Gli americani rieleggono Obama alla Presidenza della
Repubblica. Nel momento in cui scrivo, non si hanno ancora dati precisi su voti
popolari e grandi elettori, ma è certo che il primo Presidente afroamericano
della storia degli States ha vinto la sfida contro il repubblicano Romney ed
ottenuto il secondo mandato. Four more years, gridano i suoi
sostenitori, altri quattro anni alla Casa Bianca, sperando che siano meno
turbolenti dei quattro precedenti, segnati dalla depressione economica. Sulle
ragioni della vittoria del candidato democratico non intendo soffermarmi, a mio
parere, noi italiani dovremmo riflettere su un altro aspetto della competizione
appena conclusa. Agli americani, si sa, piace lo spettacolo, anche la
nomination e la campagna elettorale devono somigliare ad uno show, il candidato
deve parlare della sua infanzia e della sua gioventù, portarsi dietro la
moglie, abbracciarla e baciarla in pubblico..., cose che a noi italiani –
diciamocelo francamente - fanno sorridere. Se da noi il Capo di governo
soltanto accarezzasse il coniuge davanti a telecamere e fotografi, verrebbe
sbertucciato da tutti, la satira politica si sfregherebbe le mani.
Consideriamola una debolezza dei nostri amici d’oltreoceano, qualcosa che si
può anche perdonare. Per il resto, è difficile che non si provi invidia vedendo
il popolo degli Stati Uniti quando deve scegliersi il Capo dello Stato. Nessuna
opera umana, per definizione, può essere perfetta, neppure la Costituzione
americana lo è (come ha anche spiegato in una raccolta di saggi, pubblicata
recentemente, il politologo Robert A. Dahl), ma lo storico documento redatto
dalla Convenzione di Filadelfia nel 1787 rimane un capolavoro di diritto
costituzionale, politica e filosofia. Ciò che ha consentito agli Stati Uniti di
diventare una potenza mondiale, come aveva profetizzato Alexis de Tocqueville
agli albori del XIX secolo, è il sistema istituzionale che li tiene insieme.

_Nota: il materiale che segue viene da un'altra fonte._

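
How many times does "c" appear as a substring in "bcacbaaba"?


Searching for "c" in "bcacbaaba"
Scanning each position:
  Position 0: "b" => no
  Position 1: "c" => MATCH
  Position 2: "a" => no
  Position 3: "c" => MATCH
  Position 4: "b" => no
  Position 5: "a" => no
  Position 6: "a" => no
  Position 7: "b" => no
  Position 8: "a" => no
Total occurrences: 2

2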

Barack Obama vince la competizione per la Presidenza, i repubblicani mantengono
la maggioranza alla Camera dei Rappresentanti, ma per gli americani non è
affatto un problema. Da loro, infatti, è quasi la regola. La Costituzione stabilisce
una rigida ed integrale separazione dei poteri, secondo l’insegnamento di
Montesqueiu: il Capo dello Stato non può sciogliere il Parlamento, ma non può
essere da questo sfiduciato; i giudici federali vengono nominati dal
Presidente, con il consenso del Senato, ma sono inamovibili, la nomina è a vita
e l’indennità che viene loro corrisposta non può essere diminuita finché
restano in carica. È il sistema Checks
and Balances, “freni e contrappesi”, che regge impeccabilmente da due
secoli. Io sono orgoglioso di essere italiano, vivo in un Paese che amo
profondamente, ma che mi fa imbestialire ogni giorno, perché non vuole proprio
capire che la democrazia, come insegnano i grandi costituenti americani, vive
di due tempi: quello della discussione e quello della decisione. Una democrazia
senza governi stabili e, quindi, incapace di decidere, prima o poi scivola nel
disordine, nel caos. E nel caos attecchiscono illegalità e corruzione. I nostri
costituenti, nell’immediato dopoguerra, scrissero la migliore costituzione
possibile, dato il contesto in cui operarono. Lasciarono alle generazioni
successive il compito di migliorarla. Un compito che non abbiamo saputo
assolvere. Nel 1788, Alexander Hamilton,
James Madison e John Jay, per convincere il popolo di New York a ratificare la
Costituzione redatta a Filadelfia, scrivevano: «La stabilità del governo è
indispensabile tanto per il raggiungimento della coscienza nazionale e per i
vantaggi che ne derivano quanto per istillare quiete e fiducia nel cuore del
popolo; vale a dire, quanto di meglio ha da offrire una società politica» (The Federalist).